I didn’t realise that the first commercial ebook was Steven King’s novella Riding the Bullet, distributed as a PDF on a computer. There has been a lot of change, beginning in 2007, when the Kindle emerged and ebooks surged – ebooks increased 1270% over three years to 2010. ‘The publishing industry panicked, then focussed so hard on ebooks that they don’t notice the rise of audiobooks.’
Nick noted that the early adopters of ebooks were people who read a whole lot, and they were avid readers of romance, crime and fantasy, meaning the Kindle store was dominated by these genres.
Looking into the change in reading habits, he thought there’s a pitch to made here. The thing with reading novels on ebook – you forget who everybody is by the end of the book. A novella is easy to devote your attention to. It gives you something the short story can’t – you read it in an evening. It’s a better fit with our lives.
At the time Nick wanted to approach audio books too, Audible had worked out they had a revolution on their hands: podcasting was getting longer, and novella sized material was what they were looking for.

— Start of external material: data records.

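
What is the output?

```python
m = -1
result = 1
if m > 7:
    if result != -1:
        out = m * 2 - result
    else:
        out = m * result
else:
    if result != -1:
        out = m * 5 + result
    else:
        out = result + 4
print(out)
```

m=-1, result=1
m > 7 is False; result != -1 is True
→ out = m * 5 + result = -4

-4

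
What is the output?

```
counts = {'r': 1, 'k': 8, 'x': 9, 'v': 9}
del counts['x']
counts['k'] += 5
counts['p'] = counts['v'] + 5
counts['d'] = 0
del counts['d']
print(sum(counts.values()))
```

37

del 'x' → {'r': 1, 'k': 8, 'v': 9}
counts['k'] = 8+5 = 13 → {'r': 1, 'k': 13, 'v': 9}
counts['p'] = counts['v']+5 = 14 → {'r': 1, 'k': 13, 'v': 9, 'p': 14}
counts['d'] = 0 → {'r': 1, 'k': 13, 'v': 9, 'p': 14, 'd': 0}
del 'd' → {'r': 1, 'k': 13, 'v': 9, 'p': 14}
sum of values = 37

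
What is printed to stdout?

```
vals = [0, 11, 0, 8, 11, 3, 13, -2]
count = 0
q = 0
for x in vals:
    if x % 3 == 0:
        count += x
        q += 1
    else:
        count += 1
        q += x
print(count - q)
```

x=0: %3==0, count = 0+0 = 0; q=1
x=11: not %3==0, count = 0+1 = 1; q=12
x=0: %3==0, count = 1+0 = 1; q=13
x=8: not %3==0, count = 1+1 = 2; q=21
x=11: not %3==0, count = 2+1 = 3; q=32
x=3: %3==0, count = 3+3 = 6; q=33
x=13: not %3==0, count = 6+1 = 7; q=46
x=-2: not %3==0, count = 7+1 = 8; q=44
count-q = 8-44 = -36

-36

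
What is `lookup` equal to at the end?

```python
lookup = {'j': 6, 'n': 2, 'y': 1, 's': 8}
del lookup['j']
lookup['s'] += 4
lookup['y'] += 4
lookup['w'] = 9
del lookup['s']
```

{'n': 2, 'y': 5, 'w': 9}

del 'j' → {'n': 2, 'y': 1, 's': 8}
lookup['s'] = 8+4 = 12 → {'n': 2, 'y': 1, 's': 12}
lookup['y'] = 1+4 = 5 → {'n': 2, 'y': 5, 's': 12}
lookup['w'] = 9 → {'n': 2, 'y': 5, 's': 12, 'w': 9}
del 's' → {'n': 2, 'y': 5, 'w': 9}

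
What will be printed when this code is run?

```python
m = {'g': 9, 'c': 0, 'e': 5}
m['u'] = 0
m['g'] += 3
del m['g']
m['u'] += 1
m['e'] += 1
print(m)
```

m['u'] = 0 → {'g': 9, 'c': 0, 'e': 5, 'u': 0}
m['g'] = 9+3 = 12 → {'g': 12, 'c': 0, 'e': 5, 'u': 0}
del 'g' → {'c': 0, 'e': 5, 'u': 0}
m['u'] = 0+1 = 1 → {'c': 0, 'e': 5, 'u': 1}
m['e'] = 5+1 = 6 → {'c': 0, 'e': 6, 'u': 1}

{'c': 0, 'e': 6, 'u': 1}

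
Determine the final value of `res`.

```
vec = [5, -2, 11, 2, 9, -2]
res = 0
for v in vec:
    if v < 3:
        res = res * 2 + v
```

-6

v=5: not <3
v=-2: <3, res = 0*2+(-2) = -2
v=11: not <3
v=2: <3, res = (-2)*2+2 = -2
v=9: not <3
v=-2: <3, res = (-2)*2+(-2) = -6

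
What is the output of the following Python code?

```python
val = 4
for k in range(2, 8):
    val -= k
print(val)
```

k=2: val = 4-2 = 2
k=3: val = 2-3 = -1
k=4: val = (-1)-4 = -5
k=5: val = (-5)-5 = -10
k=6: val = (-10)-6 = -16
k=7: val = (-16)-7 = -23

-23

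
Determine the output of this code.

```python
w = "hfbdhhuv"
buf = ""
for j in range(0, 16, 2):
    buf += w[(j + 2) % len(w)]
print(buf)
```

bhuhbhuh

j=0: add w[2]='b' → 'b'
j=2: add w[4]='h' → 'bh'
j=4: add w[6]='u' → 'bhu'
j=6: add w[0]='h' → 'bhuh'
j=8: add w[2]='b' → 'bhuhb'
j=10: add w[4]='h' → 'bhuhbh'
j=12: add w[6]='u' → 'bhuhbhu'
j=14: add w[0]='h' → 'bhuhbhuh'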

At the time Nick was pitching to them, they were working on channels in the US. So he figured he’d try something else and said to them ‘why don’t we cast it like an Aussie drama series’ – they said yes, and the marketing for the series used the voices of these actors as a hook.
Nick noted that far from cannibalising his paper book sales, the audio and e-books pushed it – there more synergy than we think across the markets, thanks to reader / listener recommendation pushing the novella through into other formats.
Nick’s had three test for the connections between his novellas: 1. Does it make the work better? 2. Does it not make the work worse? 3. Does it avoid being cheesy?
He is excited about this work and the scope of it into the future. The 20,000 word novel is the largest thing you can hold in your head in one go. He says, ‘I like being able to deal with that intricacy while still having that string in my head.’
I am a brand new fan of Nick Earls’ work and look forward to exploring more of it in the future.
Reviewed by Sarah Forster, Booksellers NZ.